Mama Maria's Christmas Present
by
Book Details
About the Book
The book was inspired by a boy I taught in my teaching career. He had a very active imagination and could imagine himself in many situations then told them as a story as if real. Then he would ask if he needs to go to confession because he had told a lie. I based Jeremiah on this character. I also know about the problem the priests had in this township, at the time of the apartheid regime in South Africa, where even an innocent gathering of black people caused the police to take action and disperse the crowd. I am passionate about my faith and wanted to put something down about it. In South Africa, people used to go about asking for a Christmas box, so I thought this story not only covers the issues but also show how difficulties with poverty and lack of communications then could lead up to years of ignorance like Mama Maria only finding out the true facts about her son’s family, twelve years after the incident of his death.
About the Author
I come from a large family numbering twelve or thirteen. At eighty-six, I am the only one alive of the family today.
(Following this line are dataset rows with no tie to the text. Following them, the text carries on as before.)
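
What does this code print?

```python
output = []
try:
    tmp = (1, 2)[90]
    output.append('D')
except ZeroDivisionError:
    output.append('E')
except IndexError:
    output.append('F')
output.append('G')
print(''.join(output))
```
FG

IndexError is caught by its specific handler, not ZeroDivisionError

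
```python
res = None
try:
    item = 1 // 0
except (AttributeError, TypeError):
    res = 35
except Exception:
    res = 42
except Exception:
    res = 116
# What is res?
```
42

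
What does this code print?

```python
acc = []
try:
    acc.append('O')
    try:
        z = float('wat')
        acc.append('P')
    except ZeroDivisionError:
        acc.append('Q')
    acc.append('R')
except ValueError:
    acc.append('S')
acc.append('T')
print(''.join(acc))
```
OST

Inner handler doesn't match, propagates to outer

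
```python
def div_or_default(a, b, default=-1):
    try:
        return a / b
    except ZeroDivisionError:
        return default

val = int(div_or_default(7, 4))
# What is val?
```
1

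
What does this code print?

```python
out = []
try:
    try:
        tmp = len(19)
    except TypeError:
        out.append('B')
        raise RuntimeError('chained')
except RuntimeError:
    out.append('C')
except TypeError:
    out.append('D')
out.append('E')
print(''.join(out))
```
BCE

RuntimeError raised and caught, original TypeError not re-raised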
I qualified as a teacher and have taught across the spectrum from reception class to primary to high school and teacher training. I entered my drama group whilst teaching at Tlakula High School in Springs, South Africa, in a competition run by the British Shakespeare company and won a scholarship to study drama in England. I had been teaching for twenty years then and hoped the government would grant me leave to go and study in England. I got no reply and left to start my course in London. Whilst there, the South African government dismissed me from teaching, so I could not return to my profession nor even my family as the pass, which all Africans were forced to carry then, only allowed me into the urban area where I was born as long as I was employed as a teacher. So I was stranded in England but went on to do a postgraduate diploma in drama at Newcastle University, which was paid for me by Sue McGregor, Nicholas Amer, and Janet Suzman. I am eternally grateful to these people. Unfortunately, I could not go back to South Africa and was given the right to British nationality. Banned and divorced, I left my children in South Africa and remarried to Mr. Terence McGarry and settled in England.